Прежде чем ответить, Олег Аскольдович впервые помедлил, должно быть, подбирая слова.
— Ситуация, по-видимому, необратима, — с невозмутимостью, за которой мерещилось извращенное удовольствие, повторил он. — Но не смертельна. Кстати, в прямом смысле. Пока у нас по области, слава богу, ни одного трупа. Для сравнения: в Москве их час назад было уже три.
— Да что вы нам тут про трупы?.. — вскипел очередной потерпевший. — Вот с этим что делать? С этим вот! — И он ткнул себя скрюченными пальцами в совершенно инфернальное мурло.
— Боюсь, тут уже ничего не поделаешь, — с сочувствием отвечал Олег Аскольдыч. — Независимо от рода деятельности грешить все равно приходится, причем грешить профессионально. Не будешь грешить — прогоришь. То есть каждый из нас сейчас перед выбором: либо стать красавцем, но без штанов, либо в штанах, но…
Договорить не дали — и последовало третье по счету тресновение державной ладонью по столу.
— Предлагаю больше не упоминать о том, чего мы не в силах изменить, — выждав, сколько следует, вновь заговорил ужасный Олег Аскольдыч. — В конце концов, внешность — личное дело каждого. Главное сейчас — стабилизировать обстановку в городе. В частности, остановить самосуды. Силы полиции приведены в повышенную готовность, им даны соответствующие указания, думаю, порядок скоро будет восстановлен. Потенциальные жертвы берутся на учет, их, кстати, не так и много…
— Да что она сейчас сможет, полиция? — усомнился некто особо монструозный. — Даже и фоторобота не составишь! А уж словесные портреты…
— Словесные портреты — прежние.
— Да ладно, бросьте…
— Прежние, прежние. Такие критерии, как красота и безобразие, в словесных портретах не учитываются… — Олег Аскольдыч приостановился, окинул взглядом собравшихся. — А теперь я прошу внимания. — В голосе его зазвучали властные нотки, и чудовища, порожденные сном разума, невольно притихли. — Я разделяю ваши чувства, но поймите наконец: то же самое происходит сейчас по всей стране. Не исключено, что и во всем мире — еще не уточнял. Конечно, можно найти крайних… — Он бросил взгляд на Мстишу. — Найти, публично высечь, но симпатичнее от этого никто из нас не станет. Я советую отнестись к случившемуся, как к кризису, тем более что это и есть кризис… Собственно говоря, что произошло? Сменились критерии. Всего-навсего. Постарайтесь это понять, — мягко, как малым детям, втолковывал Олег Аскольдыч. — Возьмите любую из нынешних фотомоделей. В позапрошлом веке (да и в прошлом!) она показалась бы нам уродиной: костлявая, длинная, жердь жердью… Или, скажем, загар. Когда-то белизна кожи считалась первым признаком аристократизма. Теперь наоборот. Раз загорелый, значит, отдыхал где-нибудь на Гавайях…

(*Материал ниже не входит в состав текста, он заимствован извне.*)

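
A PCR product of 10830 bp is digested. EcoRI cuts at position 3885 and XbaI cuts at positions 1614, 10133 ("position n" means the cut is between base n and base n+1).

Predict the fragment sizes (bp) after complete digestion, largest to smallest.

Combined cut positions (sorted): 1614, 3885, 10133.
Linear molecule, 3 cuts → 4 fragments:
  1614 − 0 = 1614 bp
  3885 − 1614 = 2271 bp
  10133 − 3885 = 6248 bp
  10830 − 10133 = 697 bp
Sorted largest to smallest: 6248, 2271, 1614, 697 bp.

6248, 2271, 1614, 697 bp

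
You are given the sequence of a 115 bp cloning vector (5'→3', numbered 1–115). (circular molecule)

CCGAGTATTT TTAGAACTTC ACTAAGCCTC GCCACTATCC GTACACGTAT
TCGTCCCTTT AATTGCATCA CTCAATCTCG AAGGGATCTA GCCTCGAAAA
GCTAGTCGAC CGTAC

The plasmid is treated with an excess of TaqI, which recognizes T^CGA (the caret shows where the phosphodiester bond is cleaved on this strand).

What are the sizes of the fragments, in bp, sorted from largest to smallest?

87, 16, 12 bp

TaqI sites (TCGA) start at positions 78, 94, 106.
TaqI cuts after the first base of each site, so after positions 78, 94, 106.
Circular molecule, 3 cuts → 3 fragments:
  79–94 → 16 bp
  95–106 → 12 bp
  107–115 then 1–78 → 9 + 78 = 87 bp
Sorted largest to smallest: 87, 16, 12 bp.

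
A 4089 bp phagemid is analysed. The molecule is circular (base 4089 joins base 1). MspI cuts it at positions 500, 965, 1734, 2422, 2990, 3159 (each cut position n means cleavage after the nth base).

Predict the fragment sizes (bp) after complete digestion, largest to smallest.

1430, 769, 688, 568, 465, 169 bp

Circular molecule, 6 cuts → 6 fragments:
  965 − 500 = 465 bp
  1734 − 965 = 769 bp
  2422 − 1734 = 688 bp
  2990 − 2422 = 568 bp
  3159 − 2990 = 169 bp
  wrap: 4089 − 3159 + 500 = 1430 bp
Sorted largest to smallest: 1430, 769, 688, 568, 465, 169 bp.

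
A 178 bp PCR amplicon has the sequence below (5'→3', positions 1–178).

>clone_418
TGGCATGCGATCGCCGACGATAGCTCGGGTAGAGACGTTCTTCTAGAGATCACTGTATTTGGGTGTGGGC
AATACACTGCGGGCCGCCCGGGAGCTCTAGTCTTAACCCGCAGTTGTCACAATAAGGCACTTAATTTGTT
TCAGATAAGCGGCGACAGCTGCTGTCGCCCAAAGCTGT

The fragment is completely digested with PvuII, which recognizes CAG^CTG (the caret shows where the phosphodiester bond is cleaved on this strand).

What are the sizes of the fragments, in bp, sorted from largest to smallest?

The PvuII site (CAGCTG) starts at position 156.
PvuII cuts after base 3 of each site, so after position 158.
Linear molecule, 1 cut → 2 fragments:
  1–158 → 158 bp
  159–178 → 20 bp
Sorted largest to smallest: 158, 20 bp.

158, 20 bp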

Чудовища ужасного вида, напряженно слушавшие оратора, ожили, переглянулись. И то ли движение это вышло у них как-то совсем по-человечески, то ли испуг прошел, но не такими уж и звероподобными показались Оборышеву они на сей раз. Секрет, должно быть, заключался в том, что не с кем их было сравнивать. А может, просто успел привыкнуть.
— Я полагаю, — закруглил неторопливую речь Олег Аскольдыч (он тоже не то чтобы похорошел, но хотя бы стал узнаваем), — все рано или поздно утрясется само собой. Но, поверьте, в наших интересах, чтобы утряслось как можно скорее. Стало быть, что? Стало быть, задействовать средства массовой информации: газеты, рекламу, телевидение — и помаленьку-полегоньку ориентировать население на то, какая именно внешность в данный момент соответствует…
— Мы ж тут все разные… — осмелился возразить кто-то.
— Несущественно, — заверил Олег Аскольдыч. — Важно дать понять, что сейчас НЕ является нормой. Все остальное — приветствуется…
Главный Квазимодо издал трубный носовой звук (присутствующие замерли) и страшно воззрился на Мстишу.
— Все понял? — рявкнул он. — Иди работай. Приучай народ к своему рылу…
Когда отпущенный с миром Оборышев вернулся домой, давно стемнело. Света навстречу не вышла. Она сидела в кухне, уронив руки на скатерть, лицо — на руки. Заплаканный ангел.